CINC-1 is an acute-phase protein induced by focal brain injury causing leukocyte mobilization and liver injury.

Following injury or infection, the liver releases acute-phase proteins (APP). After a severe focal injury, this systemic response can be excessive and may lead to multiorgan dysfunction (MODS). CINC-1 is a neutrophil chemoattractant, and we have now established that it also functions as an early APP after injury to the brain or to peripheral tissues.
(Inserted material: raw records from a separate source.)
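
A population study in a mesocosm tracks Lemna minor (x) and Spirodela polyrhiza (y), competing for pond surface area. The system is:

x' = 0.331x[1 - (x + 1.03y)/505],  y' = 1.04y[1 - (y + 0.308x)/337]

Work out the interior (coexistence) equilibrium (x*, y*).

x* ≈ 231, y* ≈ 266

Setting both brackets to zero gives the nullclines x + 1.03y = 505 and 0.308x + y = 337.
Substituting y = 337 - 0.308x into the first: x(1 - 1.03·0.308) = 505 - 1.03·337.
So x* = 158/0.683 = 231, and then y* = 337 - 0.308·231 = 266.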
After induction of a focal inflammatory lesion in the brain, there is rapid hepatic and serum CINC-1 induction, which is associated with increases in neutrophil numbers within the liver and within the circulation. CINC-1-mediated recruitment of neutrophils to organs distant from the primary injury site may contribute to MODS. Indeed, we found that enzyme markers of liver tissue injury are increased in the serum following generation of a focal inflammatory lesion in the brain. Neutralization of CINC-1 in the periphery reversed brain-injury-induced neutrophil mobilization and inhibited recruitment of neutrophils to the brain and to the liver. Thus, a significant component of the hepatic acute-phase response is the release of chemokines by the liver, which act to amplify the inflammatory response and modulate the subsequent leukocytosis and secondary tissue damage. Hepatic CINC-1 synthesis following injury presents a novel focus for treatment of inflammation.